I'm dx'd with fibro and had PSTD (which I worked through in intensive counseling). However, the damage was likely done before I began therapy. I do think there is a relationship between long-term, high-stress or PSTD and fibro...in that it changes the brain chemistry and how it reacts along with reeking havoc on our immune system. Nothing that i've come across has listed 'hypomania' as a symptom of fibromyalgia. I use to have periods of it, but now believe it was more to do with ADHD than fibro.
I am service connected for PTSD due to assault but also have fibromyalgia. I remember once reading that people with PTSD have a much higher rate of FMS...will need to do more research but not right at my fingertips.
"60 percent of patients with FMS had "clinically significant levels of PTSD symptoms," a prevalence rate significantly higher: "
Women who reported rape were 3.1 times more likely to have FMS than women who did not report rape" http://www.clinicalpain.com/pt/re/clnjpain/abstract.00002508-200509000-00003.htm;jsessionid=JbBTZKcQf0lrf1zT870l62D9JQb1K8DvJghKZ5SknGbv3YmvnMF2!-971142314!181195628!8091!-1
hope this helps in some way
ps. I'm not trying to say cfs is a brain chem disorder. It does seem to be a factor in it though with the hormones all mucked up, and the HPA axis involvement and the cognitive dysfunctions.
The relation is ptsd and fibro is unknown. Some research shows the occurence of both at levels similar to other illnesses and healthy people. Other research shows past trauma (not ptsd specifically) is more common in fibro patients. However, that research is generally compared to healthy people, not to other illnesses, and it doesn't take into account that people with poorly identified illness (like FM) might be more inclinded to talk about, think about, and focus on past trauma as part of their search for answers. My personal feeling too, well my experience was, that when I couldn't do anything, including watch a tv show, anything bothering me stuck around more because i couldnt' do the normal methods i use to move on. I complained to my doctor about it.
I haven't heard a relationship to hypomania. With families with CFS there seems to be an increased occurrance of other conditions like adhd, bipolar, anxiety disorders, in other words other brain chemistry disorders. That too is more annedotal than proven. There is one pretigious doctor who beleives many biopolar and schiz cases are actually dysautonmioa (which are common in cfs such as neurally mediated hypotension) which are being treated incorrectly. The nutty and sometimes paranoid way cfs patients act kinds of goes along with that. (As I've improved my behavior/emotional base has improved too. I don't have bipolar, but it is in my family in mild form - might actually be post holocaust trauma and not biopolar, hard to say. But there is mild depression in the family on that side too which makes it even harder to say.) I know one person (well) who's dad was diagnosed with biopolar for years, yet eventually she concluded it was incorrectly diagnosed nhm like she has. He died from a bad reaction to some medication and she explained that he had the reaction you'd expect from a cfs patient, which was diff from a biopolar condition. (I dont' remember what the med or reaction was.)

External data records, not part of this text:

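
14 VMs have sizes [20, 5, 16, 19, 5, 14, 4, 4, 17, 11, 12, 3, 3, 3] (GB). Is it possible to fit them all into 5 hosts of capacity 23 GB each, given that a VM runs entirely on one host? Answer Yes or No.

Total = 136 GB; ⌈136/23⌉ = 6.
At least 6 hosts are required, but only 5 are allowed.

No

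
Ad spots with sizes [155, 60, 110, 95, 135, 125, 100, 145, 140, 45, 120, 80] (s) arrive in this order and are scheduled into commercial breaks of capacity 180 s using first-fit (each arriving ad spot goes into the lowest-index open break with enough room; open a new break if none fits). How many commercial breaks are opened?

9

  155 → break 1 (new)  [load 155/180]
  60 → break 2 (new)  [load 60/180]
  110 → break 2  [load 170/180]
  95 → break 3 (new)  [load 95/180]
  135 → break 4 (new)  [load 135/180]
  125 → break 5 (new)  [load 125/180]
  100 → break 6 (new)  [load 100/180]
  145 → break 7 (new)  [load 145/180]
  140 → break 8 (new)  [load 140/180]
  45 → break 3  [load 140/180]
  120 → break 9 (new)  [load 120/180]
  80 → break 6  [load 180/180]
9 commercial breaks opened.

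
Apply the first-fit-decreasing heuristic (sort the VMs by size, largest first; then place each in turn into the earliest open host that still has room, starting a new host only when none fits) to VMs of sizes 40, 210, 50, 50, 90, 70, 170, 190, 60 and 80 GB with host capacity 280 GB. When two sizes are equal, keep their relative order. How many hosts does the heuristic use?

Sorted descending: 210, 190, 170, 90, 80, 70, 60, 50, 50, 40.
  210 → host 1 (new)  [load 210/280]
  190 → host 2 (new)  [load 190/280]
  170 → host 3 (new)  [load 170/280]
  90 → host 2  [load 280/280]
  80 → host 3  [load 250/280]
  70 → host 1  [load 280/280]
  60 → host 4 (new)  [load 60/280]
  50 → host 4  [load 110/280]
  50 → host 4  [load 160/280]
  40 → host 4  [load 200/280]
4 hosts opened.

4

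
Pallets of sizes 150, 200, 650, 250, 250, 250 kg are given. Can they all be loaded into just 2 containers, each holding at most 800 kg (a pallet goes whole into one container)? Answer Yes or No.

Total = 1750 kg; ⌈1750/800⌉ = 3.
At least 3 containers are required, but only 2 are allowed.

No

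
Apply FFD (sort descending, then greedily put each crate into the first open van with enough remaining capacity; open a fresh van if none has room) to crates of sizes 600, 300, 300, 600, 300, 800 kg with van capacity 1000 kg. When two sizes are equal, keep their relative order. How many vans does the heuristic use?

4

Sorted descending: 800, 600, 600, 300, 300, 300.
  800 → van 1 (new)  [load 800/1000]
  600 → van 2 (new)  [load 600/1000]
  600 → van 3 (new)  [load 600/1000]
  300 → van 2  [load 900/1000]
  300 → van 3  [load 900/1000]
  300 → van 4 (new)  [load 300/1000]
4 vans opened.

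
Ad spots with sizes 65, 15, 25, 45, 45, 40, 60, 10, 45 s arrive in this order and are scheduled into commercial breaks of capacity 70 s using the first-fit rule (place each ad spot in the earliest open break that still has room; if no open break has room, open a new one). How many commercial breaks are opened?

  65 → break 1 (new)  [load 65/70]
  15 → break 2 (new)  [load 15/70]
  25 → break 2  [load 40/70]
  45 → break 3 (new)  [load 45/70]
  45 → break 4 (new)  [load 45/70]
  40 → break 5 (new)  [load 40/70]
  60 → break 6 (new)  [load 60/70]
  10 → break 2  [load 50/70]
  45 → break 7 (new)  [load 45/70]
7 commercial breaks opened.

7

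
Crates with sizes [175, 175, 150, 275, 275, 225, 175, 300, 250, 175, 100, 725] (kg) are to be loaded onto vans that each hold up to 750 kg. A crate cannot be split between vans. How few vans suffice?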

One person (whom I respect) in the search for her daughter was told there is generally an increased occurrence of autoimmune conditions in general in familes with cfs. It was true in her family when she researched it. It's not true in mine.
The trauma connection appears to be somewhat a case of self-fulling prophecy. Researchers were sure cfs was about depression or some emotional connection, so they did a lot of research to prove it. Generally when that happened, at least so of the studies "prove" it. That's why repeat of studies with varied methods is so important. (And I've read studies where the research showed one thing and the authors concluded what they wanted to believe even though their own research contradicted them, one more than one paper.) On the other hand Reeves at CDC who runs their CFS program is concluding there is a connection. He was the whistle blower who got the cdc in trouble of misappropriated federal money by lieing to congress about how it was spending cfs research funds.
When I had pysch testing for cognitive problems, the doc believed that my prior head injury could have made that part of my brain more suspectible to this virual or imbalance injury. So, I would think he'd include other brain chemistry injuries in that category. (I'd believe ptsd impacts brain chemisty in the process of everything else.)
Have you come up with any other information on the connections?
PTSD is about severe emotional trauma, and a significant number of emotional trauma victims (like sexual abuse) seem to have fibromyalgia.